Participatory Methods to Create Cities for Women

Recognizing and addressing gender equality in cities often encounters institutional or individual resistance due to cultural norms and prevailing gender dynamics. Gender is often perceived as a women-only issue or an add-on, with at best token participation and the use of generalized data sets.

City officials, women’s organizations, and networks need more capacity development and support to effectively collaborate on promoting gender equality. This should include the provision of gender data to show the gender implications of city policies and projects. Monitoring mechanisms and gender analytical tools are therefore core capacities that local governments need to acquire.

We have developed and tested a series of approaches and tools for co-designing gender-sensitive infrastructures and urban policies as well as guidelines for targeting and involving marginalized women in urban governance.

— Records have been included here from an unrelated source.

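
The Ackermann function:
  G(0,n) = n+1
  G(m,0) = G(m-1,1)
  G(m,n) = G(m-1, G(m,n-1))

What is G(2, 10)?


G(2, 10) = G(1, G(2, 9))
  G(2, 9) = G(1, G(2, 8))
    G(2, 8) = G(1, G(2, 7))
      G(2, 7) = G(1, G(2, 6))
        G(2, 6) = G(1, G(2, 5))
          G(2, 5) = G(1, G(2, 4))
          G(2, 4) = G(1, G(2, 3))
          G(2, 3) = G(1, G(2, 2))
          G(2, 2) = G(1, G(2, 1))
          G(2, 1) = G(1, G(2, 0))
          G(2, 0) = G(1, 1)
          G(1, 1) = G(0, G(1, 0))
          G(1, 0) = G(0, 1)
          G(0, 1) = 2
            = G(0, 2)
          G(0, 2) = 3
            = G(1, 3)
          G(1, 3) = G(0, G(1, 2))
          G(1, 2) = G(0, G(1, 1))
          G(1, 1) = G(0, G(1, 0))
          G(1, 0) = G(0, 1)
          G(0, 1) = 2
            = G(0, 2)
          G(0, 2) = 3
            = G(0, 3)
... (trace truncated)
Result: G(2, 10) = 23

23


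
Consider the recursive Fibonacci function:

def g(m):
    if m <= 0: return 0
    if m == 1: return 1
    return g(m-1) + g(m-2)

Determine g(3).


Computing g(3) bottom-up:
g(0) = 0
g(1) = 1
g(2) = g(1) + g(0) = 1 + 0 = 1
g(3) = g(2) + g(1) = 1 + 1 = 2

2


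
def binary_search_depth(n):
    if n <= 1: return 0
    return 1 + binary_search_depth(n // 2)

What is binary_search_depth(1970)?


1970 / 2 = 985
985 / 2 = 492
492 / 2 = 246
246 / 2 = 123
123 / 2 = 61
61 / 2 = 30
30 / 2 = 15
15 / 2 = 7
7 / 2 = 3
3 / 2 = 1
Reached 1 after 10 halvings

10


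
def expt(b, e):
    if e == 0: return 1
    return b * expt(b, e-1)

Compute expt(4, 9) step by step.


expt(4, 9)
= 4 * expt(4, 8)
= 4 * 4 * expt(4, 7)
= 4 * 4 * 4 * expt(4, 6)
= 4 * 4 * 4 * 4 * expt(4, 5)
= 4 * 4 * 4 * 4 * 4 * expt(4, 4)
= 4 * 4 * 4 * 4 * 4 * 4 * expt(4, 3)
= 4 * 4 * 4 * 4 * 4 * 4 * 4 * expt(4, 2)
= 4 * 4 * 4 * 4 * 4 * 4 * 4 * 4 * expt(4, 1)
= 4 * 4 * 4 * 4 * 4 * 4 * 4 * 4 * 4 * expt(4, 0)
= 4 * 4 * 4 * 4 * 4 * 4 * 4 * 4 * 4 * 1
= 262144

262144


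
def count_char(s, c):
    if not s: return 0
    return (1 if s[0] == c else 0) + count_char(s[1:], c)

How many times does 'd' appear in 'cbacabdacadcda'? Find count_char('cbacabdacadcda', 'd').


s[0]='c' != 'd' -> 0
s[0]='b' != 'd' -> 0
s[0]='a' != 'd' -> 0
s[0]='c' != 'd' -> 0
s[0]='a' != 'd' -> 0
s[0]='b' != 'd' -> 0
s[0]='d' == 'd' -> 1
s[0]='a' != 'd' -> 0
s[0]='c' != 'd' -> 0
s[0]='a' != 'd' -> 0
s[0]='d' == 'd' -> 1
s[0]='c' != 'd' -> 0
s[0]='d' == 'd' -> 1
s[0]='a' != 'd' -> 0
Sum: 0 + 0 + 0 + 0 + 0 + 0 + 1 + 0 + 0 + 0 + 1 + 0 + 1 + 0 = 3

3


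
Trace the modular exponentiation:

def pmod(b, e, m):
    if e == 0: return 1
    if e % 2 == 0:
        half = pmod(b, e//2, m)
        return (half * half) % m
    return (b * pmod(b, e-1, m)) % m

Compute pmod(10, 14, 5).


pmod(10, 14, 5): e is even, compute pmod(10, 7, 5)
  pmod(10, 7, 5): e is odd, compute pmod(10, 6, 5)
    pmod(10, 6, 5): e is even, compute pmod(10, 3, 5)
      pmod(10, 3, 5): e is odd, compute pmod(10, 2, 5)
        pmod(10, 2, 5): e is even, compute pmod(10, 1, 5)
          pmod(10, 1, 5): e is odd, compute pmod(10, 0, 5)
          pmod(10, 0, 5) = 1
          (10 * 1) % 5 = 0
        half=0, (0*0) % 5 = 0
      (10 * 0) % 5 = 0
    half=0, (0*0) % 5 = 0
  (10 * 0) % 5 = 0
half=0, (0*0) % 5 = 0

0


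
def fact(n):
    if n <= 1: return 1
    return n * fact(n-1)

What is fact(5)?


fact(5)
= 5 * fact(4)
= 5 * 4 * fact(3)
= 5 * 4 * 3 * fact(2)
= 5 * 4 * 3 * 2 * fact(1)
= 5 * 4 * 3 * 2 * 1
= 120

120


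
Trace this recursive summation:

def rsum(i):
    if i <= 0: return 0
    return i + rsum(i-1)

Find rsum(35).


rsum(35)
= 35 + 34 + 33 + 32 + 31 + 30 + 29 + 28 + 27 + 26 + 25 + 24 + 23 + 22 + 21 + 20 + 19 + 18 + 17 + 16 + 15 + 14 + 13 + 12 + 11 + 10 + 9 + 8 + 7 + 6 + 5 + 4 + 3 + 2 + 1 + rsum(0)
= 35 + 34 + 33 + 32 + 31 + 30 + 29 + 28 + 27 + 26 + 25 + 24 + 23 + 22 + 21 + 20 + 19 + 18 + 17 + 16 + 15 + 14 + 13 + 12 + 11 + 10 + 9 + 8 + 7 + 6 + 5 + 4 + 3 + 2 + 1 + 0
= 630

630


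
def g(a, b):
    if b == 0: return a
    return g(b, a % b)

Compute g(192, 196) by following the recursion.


g(192, 196) = g(196, 192)
g(196, 192) = g(192, 4)
g(192, 4) = g(4, 0)
g(4, 0) = 4  (base case)

4


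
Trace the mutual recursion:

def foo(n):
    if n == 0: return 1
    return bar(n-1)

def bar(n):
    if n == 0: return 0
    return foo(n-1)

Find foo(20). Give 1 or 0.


foo(20) = bar(19)
bar(19) = foo(18)
foo(18) = bar(17)
bar(17) = foo(16)
foo(16) = bar(15)
bar(15) = foo(14)
foo(14) = bar(13)
bar(13) = foo(12)
foo(12) = bar(11)
bar(11) = foo(10)
foo(10) = bar(9)
bar(9) = foo(8)
foo(8) = bar(7)
bar(7) = foo(6)
foo(6) = bar(5)
bar(5) = foo(4)
foo(4) = bar(3)
bar(3) = foo(2)
foo(2) = bar(1)
bar(1) = foo(0)
foo(0) = 1  (base case)
Result: 1

1


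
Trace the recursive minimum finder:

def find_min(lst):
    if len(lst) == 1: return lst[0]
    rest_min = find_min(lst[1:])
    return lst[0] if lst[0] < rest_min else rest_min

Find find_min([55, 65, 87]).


find_min([55, 65, 87]): compare 55 with find_min([65, 87])
find_min([65, 87]): compare 65 with find_min([87])
find_min([87]) = 87  (base case)
Compare 65 with 87 -> 65
Compare 55 with 65 -> 55

55


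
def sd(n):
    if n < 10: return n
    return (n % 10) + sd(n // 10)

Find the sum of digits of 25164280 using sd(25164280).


sd(25164280) = 0 + sd(2516428)
sd(2516428) = 8 + sd(251642)
sd(251642) = 2 + sd(25164)
sd(25164) = 4 + sd(2516)
sd(2516) = 6 + sd(251)
sd(251) = 1 + sd(25)
sd(25) = 5 + sd(2)
sd(2) = 2  (base case)
Total: 0 + 8 + 2 + 4 + 6 + 1 + 5 + 2 = 28

28


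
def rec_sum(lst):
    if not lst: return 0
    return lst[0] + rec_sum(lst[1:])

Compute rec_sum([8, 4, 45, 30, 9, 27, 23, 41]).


rec_sum([8, 4, 45, 30, 9, 27, 23, 41]) = 8 + rec_sum([4, 45, 30, 9, 27, 23, 41])
rec_sum([4, 45, 30, 9, 27, 23, 41]) = 4 + rec_sum([45, 30, 9, 27, 23, 41])
rec_sum([45, 30, 9, 27, 23, 41]) = 45 + rec_sum([30, 9, 27, 23, 41])
rec_sum([30, 9, 27, 23, 41]) = 30 + rec_sum([9, 27, 23, 41])
rec_sum([9, 27, 23, 41]) = 9 + rec_sum([27, 23, 41])
rec_sum([27, 23, 41]) = 27 + rec_sum([23, 41])
rec_sum([23, 41]) = 23 + rec_sum([41])
rec_sum([41]) = 41 + rec_sum([])
rec_sum([]) = 0  (base case)
Total: 8 + 4 + 45 + 30 + 9 + 27 + 23 + 41 + 0 = 187

187


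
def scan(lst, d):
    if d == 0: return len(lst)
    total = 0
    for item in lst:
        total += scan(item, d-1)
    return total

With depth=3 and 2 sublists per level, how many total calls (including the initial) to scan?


At depth 0 (root): 1 call
At depth 1: each of 1 parents calls scan on 2 children = 2 calls
At depth 2: each of 2 parents calls scan on 2 children = 4 calls
At depth 3: each of 4 parents calls scan on 2 children = 8 calls
Total: 1 + 2 + 4 + 8 = 15

15


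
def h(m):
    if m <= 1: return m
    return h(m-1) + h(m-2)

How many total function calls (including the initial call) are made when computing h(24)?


Let C(n) = total calls for h(n)
C(0) = 1, C(1) = 1
C(2) = 1 + C(1) + C(0) = 1 + 1 + 1 = 3
C(3) = 1 + C(2) + C(1) = 1 + 3 + 1 = 5
C(4) = 1 + C(3) + C(2) = 1 + 5 + 3 = 9
C(5) = 1 + C(4) + C(3) = 1 + 9 + 5 = 15
C(6) = 1 + C(5) + C(4) = 1 + 15 + 9 = 25
C(7) = 1 + C(6) + C(5) = 1 + 25 + 15 = 41
C(8) = 1 + C(7) + C(6) = 1 + 41 + 25 = 67
C(9) = 1 + C(8) + C(7) = 1 + 67 + 41 = 109
C(10) = 1 + C(9) + C(8) = 1 + 109 + 67 = 177
C(11) = 1 + C(10) + C(9) = 1 + 177 + 109 = 287
C(12) = 1 + C(11) + C(10) = 1 + 287 + 177 = 465
C(13) = 1 + C(12) + C(11) = 1 + 465 + 287 = 753
C(14) = 1 + C(13) + C(12) = 1 + 753 + 465 = 1219
C(15) = 1 + C(14) + C(13) = 1 + 1219 + 753 = 1973
C(16) = 1 + C(15) + C(14) = 1 + 1973 + 1219 = 3193
C(17) = 1 + C(16) + C(15) = 1 + 3193 + 1973 = 5167
C(18) = 1 + C(17) + C(16) = 1 + 5167 + 3193 = 8361
C(19) = 1 + C(18) + C(17) = 1 + 8361 + 5167 = 13529
C(20) = 1 + C(19) + C(18) = 1 + 13529 + 8361 = 21891
C(21) = 1 + C(20) + C(19) = 1 + 21891 + 13529 = 35421
C(22) = 1 + C(21) + C(20) = 1 + 35421 + 21891 = 57313
C(23) = 1 + C(22) + C(21) = 1 + 57313 + 35421 = 92735
C(24) = 1 + C(23) + C(22) = 1 + 92735 + 57313 = 150049

150049


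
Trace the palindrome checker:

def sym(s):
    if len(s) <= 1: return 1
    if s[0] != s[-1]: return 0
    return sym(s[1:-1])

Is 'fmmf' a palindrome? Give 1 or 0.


sym('fmmf'): s[0]='f' == s[-1]='f' -> check sym('mm')
sym('mm'): s[0]='m' == s[-1]='m' -> check sym('')
sym(''): len <= 1 -> return 1  (base case)
Result: 1 (palindrome)

1


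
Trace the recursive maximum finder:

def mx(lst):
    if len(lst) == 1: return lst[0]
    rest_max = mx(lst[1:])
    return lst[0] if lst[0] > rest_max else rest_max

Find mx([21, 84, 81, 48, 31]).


mx([21, 84, 81, 48, 31]): compare 21 with mx([84, 81, 48, 31])
mx([84, 81, 48, 31]): compare 84 with mx([81, 48, 31])
mx([81, 48, 31]): compare 81 with mx([48, 31])
mx([48, 31]): compare 48 with mx([31])
mx([31]) = 31  (base case)
Compare 48 with 31 -> 48
Compare 81 with 48 -> 81
Compare 84 with 81 -> 84
Compare 21 with 84 -> 84

84


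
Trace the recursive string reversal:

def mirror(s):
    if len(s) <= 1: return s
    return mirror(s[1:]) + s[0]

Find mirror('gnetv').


mirror('gnetv') = mirror('netv') + 'g'
mirror('netv') = mirror('etv') + 'n'
mirror('etv') = mirror('tv') + 'e'
mirror('tv') = mirror('v') + 't'
mirror('v') = 'v'  (base case)
Concatenating: 'v' + 't' + 'e' + 'n' + 'g' = 'vteng'

vteng


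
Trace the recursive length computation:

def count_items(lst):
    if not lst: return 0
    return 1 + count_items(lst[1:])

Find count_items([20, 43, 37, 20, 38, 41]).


count_items([20, 43, 37, 20, 38, 41]) = 1 + count_items([43, 37, 20, 38, 41])
count_items([43, 37, 20, 38, 41]) = 1 + count_items([37, 20, 38, 41])
count_items([37, 20, 38, 41]) = 1 + count_items([20, 38, 41])
count_items([20, 38, 41]) = 1 + count_items([38, 41])
count_items([38, 41]) = 1 + count_items([41])
count_items([41]) = 1 + count_items([])
count_items([]) = 0  (base case)
Unwinding: 1 + 1 + 1 + 1 + 1 + 1 + 0 = 6

6


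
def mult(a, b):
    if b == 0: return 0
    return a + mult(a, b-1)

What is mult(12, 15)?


mult(12, 15) = 12 + mult(12, 14)
mult(12, 14) = 12 + mult(12, 13)
mult(12, 13) = 12 + mult(12, 12)
mult(12, 12) = 12 + mult(12, 11)
mult(12, 11) = 12 + mult(12, 10)
mult(12, 10) = 12 + mult(12, 9)
mult(12, 9) = 12 + mult(12, 8)
mult(12, 8) = 12 + mult(12, 7)
mult(12, 7) = 12 + mult(12, 6)
mult(12, 6) = 12 + mult(12, 5)
mult(12, 5) = 12 + mult(12, 4)
mult(12, 4) = 12 + mult(12, 3)
mult(12, 3) = 12 + mult(12, 2)
mult(12, 2) = 12 + mult(12, 1)
mult(12, 1) = 12 + mult(12, 0)
mult(12, 0) = 0  (base case)
Total: 12 + 12 + 12 + 12 + 12 + 12 + 12 + 12 + 12 + 12 + 12 + 12 + 12 + 12 + 12 + 0 = 180

180


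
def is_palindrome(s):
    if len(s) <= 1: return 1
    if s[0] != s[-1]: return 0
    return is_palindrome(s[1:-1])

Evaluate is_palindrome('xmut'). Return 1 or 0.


is_palindrome('xmut'): s[0]='x' != s[-1]='t' -> return 0
Result: 0 (not a palindrome)

0


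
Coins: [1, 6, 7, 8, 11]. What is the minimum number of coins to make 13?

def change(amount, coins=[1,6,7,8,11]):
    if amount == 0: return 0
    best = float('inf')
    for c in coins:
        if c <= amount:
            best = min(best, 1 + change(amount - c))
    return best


Building up with DP:
change(0) = 0
change(1) = min(1+change(0)=1+0=1) = 1
change(2) = min(1+change(1)=1+1=2) = 2
change(3) = min(1+change(2)=1+2=3) = 3
change(4) = min(1+change(3)=1+3=4) = 4
change(5) = min(1+change(4)=1+4=5) = 5
change(6) = min(1+change(5)=1+5=6, 1+change(0)=1+0=1) = 1
change(7) = min(1+change(6)=1+1=2, 1+change(1)=1+1=2, 1+change(0)=1+0=1) = 1
change(8) = min(1+change(7)=1+1=2, 1+change(2)=1+2=3, 1+change(1)=1+1=2, 1+change(0)=1+0=1) = 1
change(9) = min(1+change(8)=1+1=2, 1+change(3)=1+3=4, 1+change(2)=1+2=3, 1+change(1)=1+1=2) = 2
change(10) = min(1+change(9)=1+2=3, 1+change(4)=1+4=5, 1+change(3)=1+3=4, 1+change(2)=1+2=3) = 3
change(11) = min(1+change(10)=1+3=4, 1+change(5)=1+5=6, 1+change(4)=1+4=5, 1+change(3)=1+3=4, 1+change(0)=1+0=1) = 1
change(12) = min(1+change(11)=1+1=2, 1+change(6)=1+1=2, 1+change(5)=1+5=6, 1+change(4)=1+4=5, 1+change(1)=1+1=2) = 2
change(13) = min(1+change(12)=1+2=3, 1+change(7)=1+1=2, 1+change(6)=1+1=2, 1+change(5)=1+5=6, 1+change(2)=1+2=3) = 2

2


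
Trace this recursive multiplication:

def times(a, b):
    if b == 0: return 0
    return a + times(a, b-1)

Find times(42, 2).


times(42, 2) = 42 + times(42, 1)
times(42, 1) = 42 + times(42, 0)
times(42, 0) = 0  (base case)
Total: 42 + 42 + 0 = 84

84


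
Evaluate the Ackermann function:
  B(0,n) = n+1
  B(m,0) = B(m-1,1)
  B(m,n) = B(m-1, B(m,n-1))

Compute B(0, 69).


B(0, 69) = 70
Result: B(0, 69) = 70

70


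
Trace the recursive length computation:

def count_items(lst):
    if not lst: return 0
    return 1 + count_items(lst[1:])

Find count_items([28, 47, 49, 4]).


count_items([28, 47, 49, 4]) = 1 + count_items([47, 49, 4])
count_items([47, 49, 4]) = 1 + count_items([49, 4])
count_items([49, 4]) = 1 + count_items([4])
count_items([4]) = 1 + count_items([])
count_items([]) = 0  (base case)
Unwinding: 1 + 1 + 1 + 1 + 0 = 4

4


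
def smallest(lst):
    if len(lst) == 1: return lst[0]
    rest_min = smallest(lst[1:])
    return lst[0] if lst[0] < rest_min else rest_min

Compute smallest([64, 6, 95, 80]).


smallest([64, 6, 95, 80]): compare 64 with smallest([6, 95, 80])
smallest([6, 95, 80]): compare 6 with smallest([95, 80])
smallest([95, 80]): compare 95 with smallest([80])
smallest([80]) = 80  (base case)
Compare 95 with 80 -> 80
Compare 6 with 80 -> 6
Compare 64 with 6 -> 6

6


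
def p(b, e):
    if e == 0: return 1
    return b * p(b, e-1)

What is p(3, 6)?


p(3, 6)
= 3 * p(3, 5)
= 3 * 3 * p(3, 4)
= 3 * 3 * 3 * p(3, 3)
= 3 * 3 * 3 * 3 * p(3, 2)
= 3 * 3 * 3 * 3 * 3 * p(3, 1)
= 3 * 3 * 3 * 3 * 3 * 3 * p(3, 0)
= 3 * 3 * 3 * 3 * 3 * 3 * 1
= 729

729


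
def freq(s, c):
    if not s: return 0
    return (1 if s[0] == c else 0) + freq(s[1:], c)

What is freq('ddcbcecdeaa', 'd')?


s[0]='d' == 'd' -> 1
s[0]='d' == 'd' -> 1
s[0]='c' != 'd' -> 0
s[0]='b' != 'd' -> 0
s[0]='c' != 'd' -> 0
s[0]='e' != 'd' -> 0
s[0]='c' != 'd' -> 0
s[0]='d' == 'd' -> 1
s[0]='e' != 'd' -> 0
s[0]='a' != 'd' -> 0
s[0]='a' != 'd' -> 0
Sum: 1 + 1 + 0 + 0 + 0 + 0 + 0 + 1 + 0 + 0 + 0 = 3

3


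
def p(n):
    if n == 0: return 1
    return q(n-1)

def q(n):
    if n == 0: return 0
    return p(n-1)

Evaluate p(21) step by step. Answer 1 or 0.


p(21) = q(20)
q(20) = p(19)
p(19) = q(18)
q(18) = p(17)
p(17) = q(16)
q(16) = p(15)
p(15) = q(14)
q(14) = p(13)
p(13) = q(12)
q(12) = p(11)
p(11) = q(10)
q(10) = p(9)
p(9) = q(8)
q(8) = p(7)
p(7) = q(6)
q(6) = p(5)
p(5) = q(4)
q(4) = p(3)
p(3) = q(2)
q(2) = p(1)
p(1) = q(0)
q(0) = 0  (base case)
Result: 0

0


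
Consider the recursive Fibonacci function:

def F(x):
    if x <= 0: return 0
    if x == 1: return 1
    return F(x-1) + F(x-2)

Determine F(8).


Computing F(8) bottom-up:
F(0) = 0
F(1) = 1
F(2) = F(1) + F(0) = 1 + 0 = 1
F(3) = F(2) + F(1) = 1 + 1 = 2
F(4) = F(3) + F(2) = 2 + 1 = 3
F(5) = F(4) + F(3) = 3 + 2 = 5
F(6) = F(5) + F(4) = 5 + 3 = 8
F(7) = F(6) + F(5) = 8 + 5 = 13
F(8) = F(7) + F(6) = 13 + 8 = 21

21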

The tools have been applied in multiple cities around the world including in Tunisia, Uganda, Nepal, The Gambia and Liberia. Data and results from different cities are compared and communicated, contributing to a greater understanding of how to ensure gender-inclusive cities.

It would be a better world if women and girls felt safe in public spaces. Women would be more active, more productive  ​

Salma Belhassine, Activist from Tunisia

Our Tools

The Women Engagement in Cities Framework (WEC) to conduct participatory assessments with women and understand their specific needs and responsibilities when accessing city services and public spaces.

The Checklist for Mainstreaming Gender in Urban Projects Based on a Participatory Approach to ensure the mainstreaming of gender throughout every step of the urban project cycle.

The Women-Friendly Urban Planning Toolkit from Cities of the Global South to support cities, project managers, and urban planners with the tools to create inclusive, participating and gender-responsive urban development projects.

The Her4Climate Tool to assess the specific vulnerability and adaptive capacity to climate change of women and girls in urban contexts, while identifying participatory adaptation solutions.